Dans cet entretien, notre interlocuteur nous explique combien la stratégie adoptée par le Conservatoire en matière de gestion souple du trait de côte s’articule à des initiatives développées dans le cadre du programme européen ADAPTO et réclame, par ailleurs, d’être négocié avec les populations qui habitent les zones du littoral, au premier rang desquels les agriculteurs et les chasseurs.
Dans les années 1990, sur l’avis de son conseil scientifique le Conservatoire du Littoral a abordé la question de l’érosion et plus encore, celle de la mobilité du trait de côte, après que des géographes et géomorphologues se sont posé la question de savoir ce que l’on doit faire avec la mobilité du trait.

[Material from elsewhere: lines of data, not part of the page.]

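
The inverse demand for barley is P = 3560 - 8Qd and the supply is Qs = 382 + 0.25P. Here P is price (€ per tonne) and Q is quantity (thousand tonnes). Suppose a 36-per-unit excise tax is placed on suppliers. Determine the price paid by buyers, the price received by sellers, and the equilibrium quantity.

P_b = 192, P_s = 156, Q = 421

In direct form, Qd = 445 - 0.125P.
The tax drives a wedge P_b - P_s = 36. Substituting P_s = P_b - 36 into supply: Qs = 373 + 0.25P_b.
Market clearing requires 445 - 0.125P_b = 373 + 0.25P_b; hence 72 = 0.375P_b and P_b = 192.
Then P_s = 192 - 36 = 156 and Q = 445 - 0.125(192) = 421.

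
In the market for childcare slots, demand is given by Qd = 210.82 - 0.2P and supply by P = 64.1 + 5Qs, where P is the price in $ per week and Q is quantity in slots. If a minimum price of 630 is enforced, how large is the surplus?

Surplus = 28.36

Inverting to quantity form: Qs = -12.82 + 0.2P.
With P fixed at 630, quantity demanded is 84.82 and quantity supplied is 113.18.
Surplus = Qs - Qd = 113.18 - 84.82 = 28.36.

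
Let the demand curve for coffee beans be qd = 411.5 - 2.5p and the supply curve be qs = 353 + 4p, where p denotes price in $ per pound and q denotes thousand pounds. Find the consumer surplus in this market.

The market clears where 411.5 - 2.5p = 353 + 4p. Rearranging, 6.5p = 58.5, hence p* = 9.
From the demand curve, q* = 411.5 - 2.5(9) = 389.
Demand choke price (qd = 0): p = 411.5/2.5 = 164.6. Consumer surplus = ½ × (164.6 - 9) × 389 = 30264.2.

Consumer surplus = 30264.2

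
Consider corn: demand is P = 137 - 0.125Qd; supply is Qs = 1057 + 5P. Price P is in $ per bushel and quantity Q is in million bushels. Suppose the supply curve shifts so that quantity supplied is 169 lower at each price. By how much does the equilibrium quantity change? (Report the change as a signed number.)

ΔQ = -104

Rewriting in direct form: Qd = 1096 - 8P.
Equating demand and supply, 1096 - 8P = 1057 + 5P gives 13P = 39, so P* = 3.
Then Q* = 1096 - 8(3) = 1072.
After the shift, supply is Qs = 888 + 5P.
Re-solving, 13P = 208 gives P = 16 and Q = 968.
ΔQ = 968 - 1072 = -104.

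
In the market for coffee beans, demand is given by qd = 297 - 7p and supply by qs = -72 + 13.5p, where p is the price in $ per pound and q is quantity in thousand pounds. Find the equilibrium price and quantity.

Set qd = qs: 297 - 7p = -72 + 13.5p, so 369 = 20.5p and p* = 18.
Then q* = 297 - 7(18) = 171.

p* = 18, q* = 171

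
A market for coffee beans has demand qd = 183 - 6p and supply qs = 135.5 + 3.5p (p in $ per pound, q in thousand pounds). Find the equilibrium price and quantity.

p* = 5, q* = 153

Equating demand and supply, 183 - 6p = 135.5 + 3.5p gives 9.5p = 47.5, so p* = 5.
Substitute back: q* = 183 - 6(5) = 153.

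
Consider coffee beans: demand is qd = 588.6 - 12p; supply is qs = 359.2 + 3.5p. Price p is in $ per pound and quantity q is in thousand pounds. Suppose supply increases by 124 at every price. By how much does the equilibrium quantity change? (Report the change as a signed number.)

The market clears where 588.6 - 12p = 359.2 + 3.5p. Rearranging, 15.5p = 229.4, hence p* = 14.8.
Plugging p* into demand: q* = 588.6 - 12(14.8) = 411.
After the shift, supply is qs = 483.2 + 3.5p.
New equilibrium: 105.4 = 15.5p, so p = 6.8 and q = 507.
Δq = 507 - 411 = 96.

Δq = 96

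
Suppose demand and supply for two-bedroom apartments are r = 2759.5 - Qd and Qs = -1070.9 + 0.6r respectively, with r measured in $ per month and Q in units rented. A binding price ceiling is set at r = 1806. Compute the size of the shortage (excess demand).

Shortage = 940.8

Rewriting in direct form: Qd = 2759.5 - r.
With r fixed at 1806, quantity demanded is 953.5 and quantity supplied is 12.7.
Shortage = Qd - Qs = 953.5 - 12.7 = 940.8.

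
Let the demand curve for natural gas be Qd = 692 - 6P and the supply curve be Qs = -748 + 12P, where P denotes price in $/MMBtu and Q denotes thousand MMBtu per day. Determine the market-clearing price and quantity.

P* = 80, Q* = 212

Set Qd = Qs: 692 - 6P = -748 + 12P, so 1440 = 18P and P* = 80.
Plugging P* into demand: Q* = 692 - 6(80) = 212.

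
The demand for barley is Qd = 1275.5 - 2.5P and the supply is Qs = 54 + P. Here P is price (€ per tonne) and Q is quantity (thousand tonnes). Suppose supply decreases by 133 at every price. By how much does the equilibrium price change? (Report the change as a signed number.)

At equilibrium Qd = Qs, so 1275.5 - 2.5P = 54 + P; collecting terms, 1221.5 = 3.5P and P* = 349.
Plugging P* into demand: Q* = 1275.5 - 2.5(349) = 403.
After the shift, supply is Qs = -79 + P.
Re-solving, 3.5P = 1354.5 gives P = 387 and Q = 308.
ΔP = 387 - 349 = 38.

ΔP = 38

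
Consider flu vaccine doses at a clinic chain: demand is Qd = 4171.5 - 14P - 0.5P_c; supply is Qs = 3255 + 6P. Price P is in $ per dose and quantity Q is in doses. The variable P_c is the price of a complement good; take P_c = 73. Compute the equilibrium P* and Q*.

With P_c = 73, demand is Qd = 4135 - 14P.
The market clears where 4135 - 14P = 3255 + 6P. Rearranging, 20P = 880, hence P* = 44.
From the demand curve, Q* = 4135 - 14(44) = 3519.

P* = 44, Q* = 3519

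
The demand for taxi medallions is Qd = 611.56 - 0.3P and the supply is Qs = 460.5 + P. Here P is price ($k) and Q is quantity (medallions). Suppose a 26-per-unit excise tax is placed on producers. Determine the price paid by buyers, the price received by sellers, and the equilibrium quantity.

Producers keep P_s = P_b - 26 per unit, so supply in terms of the buyer price is Qs = 434.5 + P_b.
Market clearing requires 611.56 - 0.3P_b = 434.5 + P_b; hence 177.06 = 1.3P_b and P_b = 136.2.
So P_s = 110.2 and the quantity traded is Q = 611.56 - 0.3(136.2) = 570.7.

P_b = 136.2, P_s = 110.2, Q = 570.7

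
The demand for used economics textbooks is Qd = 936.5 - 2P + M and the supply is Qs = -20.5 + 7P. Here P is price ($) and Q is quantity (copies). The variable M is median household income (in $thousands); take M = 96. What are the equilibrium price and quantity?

P* = 117, Q* = 798.5

With M = 96, demand is Qd = 1032.5 - 2P.
Equating demand and supply, 1032.5 - 2P = -20.5 + 7P gives 9P = 1053, so P* = 117.
From the demand curve, Q* = 1032.5 - 2(117) = 798.5.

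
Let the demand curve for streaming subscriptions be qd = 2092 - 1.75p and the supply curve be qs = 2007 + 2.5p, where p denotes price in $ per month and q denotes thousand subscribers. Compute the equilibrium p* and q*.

The market clears where 2092 - 1.75p = 2007 + 2.5p. Rearranging, 4.25p = 85, hence p* = 20.
Plugging p* into demand: q* = 2092 - 1.75(20) = 2057.

p* = 20, q* = 2057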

Puisque le Conservatoire achetait des terrains le long du rivage et qu’il était concerné directement par le trait, fallait-il le conserver quand sa tâche était de protéger les paysages et les équilibres naturels du littoral ?

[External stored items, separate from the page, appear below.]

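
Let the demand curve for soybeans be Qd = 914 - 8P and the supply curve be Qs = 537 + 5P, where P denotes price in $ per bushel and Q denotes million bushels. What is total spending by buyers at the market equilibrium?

Total spending by buyers = 19778

The market clears where 914 - 8P = 537 + 5P. Rearranging, 13P = 377, hence P* = 29.
Then Q* = 914 - 8(29) = 682.
Total spending by buyers = P* × Q* = 29 × 682 = 19778.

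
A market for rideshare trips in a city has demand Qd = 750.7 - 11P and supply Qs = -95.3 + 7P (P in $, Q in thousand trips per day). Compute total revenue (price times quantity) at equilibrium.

At equilibrium Qd = Qs, so 750.7 - 11P = -95.3 + 7P; collecting terms, 846 = 18P and P* = 47.
Then Q* = 750.7 - 11(47) = 233.7.
Total revenue = P* × Q* = 47 × 233.7 = 10983.9.

Total revenue = 10983.9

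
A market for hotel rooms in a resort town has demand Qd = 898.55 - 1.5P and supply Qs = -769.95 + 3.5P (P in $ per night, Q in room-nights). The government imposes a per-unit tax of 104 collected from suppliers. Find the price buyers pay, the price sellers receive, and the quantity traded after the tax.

P_b = 406.5, P_s = 302.5, Q = 288.8

The tax drives a wedge P_b - P_s = 104. Substituting P_s = P_b - 104 into supply: Qs = -1133.95 + 3.5P_b.
Equate demand and the shifted supply: 898.55 - 1.5P_b = -1133.95 + 3.5P_b, giving 5P_b = 2032.5, so P_b = 406.5.
So P_s = 302.5 and the quantity traded is Q = 898.55 - 1.5(406.5) = 288.8.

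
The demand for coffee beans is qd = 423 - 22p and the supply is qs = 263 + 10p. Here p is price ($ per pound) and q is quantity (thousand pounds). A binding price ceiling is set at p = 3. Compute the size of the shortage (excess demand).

Shortage = 64

Evaluating both curves at the ceiling price 3 gives qd = 357, qs = 293.
Shortage = qd - qs = 357 - 293 = 64.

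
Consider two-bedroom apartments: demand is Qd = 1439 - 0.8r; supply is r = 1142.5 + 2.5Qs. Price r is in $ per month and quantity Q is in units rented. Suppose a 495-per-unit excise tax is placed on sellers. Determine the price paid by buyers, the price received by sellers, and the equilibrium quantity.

Solving each curve for Q: Qs = -457 + 0.4r.
Sellers keep r_s = r_b - 495 per unit, so supply in terms of the buyer price is Qs = -655 + 0.4r_b.
Equate demand and the shifted supply: 1439 - 0.8r_b = -655 + 0.4r_b, giving 1.2r_b = 2094, so r_b = 1745.
So r_s = 1250 and the quantity traded is Q = 1439 - 0.8(1745) = 43.

r_b = 1745, r_s = 1250, Q = 43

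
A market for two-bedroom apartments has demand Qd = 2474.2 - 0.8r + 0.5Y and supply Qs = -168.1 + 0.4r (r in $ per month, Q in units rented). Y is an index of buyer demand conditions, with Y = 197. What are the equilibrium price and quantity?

With Y = 197, demand is Qd = 2572.7 - 0.8r.
The market clears where 2572.7 - 0.8r = -168.1 + 0.4r. Rearranging, 1.2r = 2740.8, hence r* = 2284.
Plugging r* into demand: Q* = 2572.7 - 0.8(2284) = 745.5.

r* = 2284, Q* = 745.5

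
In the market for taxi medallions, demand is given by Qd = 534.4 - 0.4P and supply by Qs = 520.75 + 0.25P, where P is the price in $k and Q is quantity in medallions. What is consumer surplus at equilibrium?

At equilibrium Qd = Qs, so 534.4 - 0.4P = 520.75 + 0.25P; collecting terms, 13.65 = 0.65P and P* = 21.
Then Q* = 534.4 - 0.4(21) = 526.
Demand choke price (Qd = 0): P = 534.4/0.4 = 1336. Consumer surplus = ½ × (1336 - 21) × 526 = 345845.

Consumer surplus = 345845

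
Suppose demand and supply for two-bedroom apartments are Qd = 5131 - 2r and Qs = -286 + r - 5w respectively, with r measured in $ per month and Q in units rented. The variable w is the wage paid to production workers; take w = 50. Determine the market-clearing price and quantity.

With w = 50, supply is Qs = -536 + r.
Equating demand and supply, 5131 - 2r = -536 + r gives 3r = 5667, so r* = 1889.
Substitute back: Q* = 5131 - 2(1889) = 1353.

r* = 1889, Q* = 1353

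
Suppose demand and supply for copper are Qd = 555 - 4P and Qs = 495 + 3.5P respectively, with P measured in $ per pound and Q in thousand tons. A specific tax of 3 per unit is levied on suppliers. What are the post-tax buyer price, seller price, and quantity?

The tax drives a wedge P_b - P_s = 3. Substituting P_s = P_b - 3 into supply: Qs = 484.5 + 3.5P_b.
Market clearing requires 555 - 4P_b = 484.5 + 3.5P_b; hence 70.5 = 7.5P_b and P_b = 9.4.
So P_s = 6.4 and the quantity traded is Q = 555 - 4(9.4) = 517.4.

P_b = 9.4, P_s = 6.4, Q = 517.4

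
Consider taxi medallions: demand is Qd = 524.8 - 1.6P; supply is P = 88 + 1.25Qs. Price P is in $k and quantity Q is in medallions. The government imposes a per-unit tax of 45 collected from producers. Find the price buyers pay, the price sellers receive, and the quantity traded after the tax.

Rewriting in direct form: Qs = -70.4 + 0.8P.
The tax drives a wedge P_b - P_s = 45. Substituting P_s = P_b - 45 into supply: Qs = -106.4 + 0.8P_b.
Set Qd = Qs: 524.8 - 1.6P_b = -106.4 + 0.8P_b, so 631.2 = 2.4P_b and P_b = 263.
So P_s = 218 and the quantity traded is Q = 524.8 - 1.6(263) = 104.

P_b = 263, P_s = 218, Q = 104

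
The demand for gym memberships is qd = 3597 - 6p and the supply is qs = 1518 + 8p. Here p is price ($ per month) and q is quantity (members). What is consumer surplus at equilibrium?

The market clears where 3597 - 6p = 1518 + 8p. Rearranging, 14p = 2079, hence p* = 148.5.
Plugging p* into demand: q* = 3597 - 6(148.5) = 2706.
Demand choke price (qd = 0): p = 3597/6 = 599.5. Consumer surplus = ½ × (599.5 - 148.5) × 2706 = 610203.

Consumer surplus = 610203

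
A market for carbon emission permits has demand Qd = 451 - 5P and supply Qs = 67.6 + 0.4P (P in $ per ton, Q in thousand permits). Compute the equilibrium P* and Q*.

P* = 71, Q* = 96

Set Qd = Qs: 451 - 5P = 67.6 + 0.4P, so 383.4 = 5.4P and P* = 71.
Substitute back: Q* = 451 - 5(71) = 96.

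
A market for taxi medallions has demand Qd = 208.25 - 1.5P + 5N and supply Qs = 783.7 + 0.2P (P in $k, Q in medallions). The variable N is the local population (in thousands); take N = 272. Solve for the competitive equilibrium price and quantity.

P* = 461.5, Q* = 876

With N = 272, demand is Qd = 1568.25 - 1.5P.
Set Qd = Qs: 1568.25 - 1.5P = 783.7 + 0.2P, so 784.55 = 1.7P and P* = 461.5.
Then Q* = 1568.25 - 1.5(461.5) = 876.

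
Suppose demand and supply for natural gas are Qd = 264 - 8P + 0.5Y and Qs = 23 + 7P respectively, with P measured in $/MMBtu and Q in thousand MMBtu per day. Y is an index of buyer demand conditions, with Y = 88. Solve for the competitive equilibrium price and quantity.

P* = 19, Q* = 156

With Y = 88, demand is Qd = 308 - 8P.
At equilibrium Qd = Qs, so 308 - 8P = 23 + 7P; collecting terms, 285 = 15P and P* = 19.
Then Q* = 308 - 8(19) = 156.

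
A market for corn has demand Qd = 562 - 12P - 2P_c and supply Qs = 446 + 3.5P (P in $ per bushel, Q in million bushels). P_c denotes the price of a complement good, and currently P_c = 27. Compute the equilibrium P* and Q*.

P* = 4, Q* = 460

With P_c = 27, demand is Qd = 508 - 12P.
At equilibrium Qd = Qs, so 508 - 12P = 446 + 3.5P; collecting terms, 62 = 15.5P and P* = 4.
Substitute back: Q* = 508 - 12(4) = 460.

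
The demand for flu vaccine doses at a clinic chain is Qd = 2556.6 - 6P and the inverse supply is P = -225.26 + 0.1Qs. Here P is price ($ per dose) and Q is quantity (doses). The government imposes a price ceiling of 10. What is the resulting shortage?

Rewriting in direct form: Qs = 2252.6 + 10P.
With P fixed at 10, quantity demanded is 2496.6 and quantity supplied is 2352.6.
Shortage = Qd - Qs = 2496.6 - 2352.6 = 144.

Shortage = 144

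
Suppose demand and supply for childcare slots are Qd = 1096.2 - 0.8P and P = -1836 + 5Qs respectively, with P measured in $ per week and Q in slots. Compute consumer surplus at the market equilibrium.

Solving each curve for Q: Qs = 367.2 + 0.2P.
Set Qd = Qs: 1096.2 - 0.8P = 367.2 + 0.2P, so 729 = P and P* = 729.
Plugging P* into demand: Q* = 1096.2 - 0.8(729) = 513.
Demand choke price (Qd = 0): P = 1096.2/0.8 = 1370.25. Consumer surplus = ½ × (1370.25 - 729) × 513 = 164480.625.

Consumer surplus = 164480.625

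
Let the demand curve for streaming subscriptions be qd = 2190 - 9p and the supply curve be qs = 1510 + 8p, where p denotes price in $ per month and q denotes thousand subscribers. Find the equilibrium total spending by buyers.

The market clears where 2190 - 9p = 1510 + 8p. Rearranging, 17p = 680, hence p* = 40.
Substitute back: q* = 2190 - 9(40) = 1830.
Total spending by buyers = p* × q* = 40 × 1830 = 73200.

Total spending by buyers = 73200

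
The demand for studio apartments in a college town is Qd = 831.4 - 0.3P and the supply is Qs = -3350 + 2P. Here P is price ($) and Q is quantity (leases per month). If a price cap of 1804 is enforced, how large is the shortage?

Shortage = 32.2

At P = 1804: Qd = 290.2 and Qs = 258.
Shortage = Qd - Qs = 290.2 - 258 = 32.2.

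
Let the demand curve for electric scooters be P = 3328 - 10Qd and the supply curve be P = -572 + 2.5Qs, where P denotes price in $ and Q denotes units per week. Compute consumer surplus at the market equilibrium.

In direct form, Qd = 332.8 - 0.1P and Qs = 228.8 + 0.4P.
Set Qd = Qs: 332.8 - 0.1P = 228.8 + 0.4P, so 104 = 0.5P and P* = 208.
Plugging P* into demand: Q* = 332.8 - 0.1(208) = 312.
Demand choke price (Qd = 0): P = 332.8/0.1 = 3328. Consumer surplus = ½ × (3328 - 208) × 312 = 486720.

Consumer surplus = 486720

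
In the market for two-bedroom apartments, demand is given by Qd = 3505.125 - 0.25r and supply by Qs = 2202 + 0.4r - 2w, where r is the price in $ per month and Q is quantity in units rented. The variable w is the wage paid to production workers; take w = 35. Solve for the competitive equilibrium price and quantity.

With w = 35, supply is Qs = 2132 + 0.4r.
The market clears where 3505.125 - 0.25r = 2132 + 0.4r. Rearranging, 0.65r = 1373.125, hence r* = 2112.5.
Substitute back: Q* = 3505.125 - 0.25(2112.5) = 2977.

r* = 2112.5, Q* = 2977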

Précisons que les cantons côtiers représentent la limite de l’action du littoral et à l’intérieur de ces limites, des zones sont définies comme « périmètres autorisés » pour acquisition après avoir été préalablement votées par les conseils municipaux.
Le Conservatoire du Littoral est donc parti sur des zones bien identifiés de marais souvent un peu oubliées, sans gouvernance, et s’est étendu en fait au territoire. Avant ces acquisitions, il y avait peu de choses et son arrivée a fixé le cadre de l’action Or, en achetant les territoires, le Conservatoire a hérité, et c’est toujours le cas, de situations comme des zones endiguées ou enrochées et il lui revient de protéger l’existant, qu’il s’agisse des activités, du bâti et bien sûr des hommes. Sa tâche consiste en la gestion terrestre des espaces en protégeant les espaces acquis. Une tension se crée entre l’exigence de garantie de l’existant et la protection de la nature.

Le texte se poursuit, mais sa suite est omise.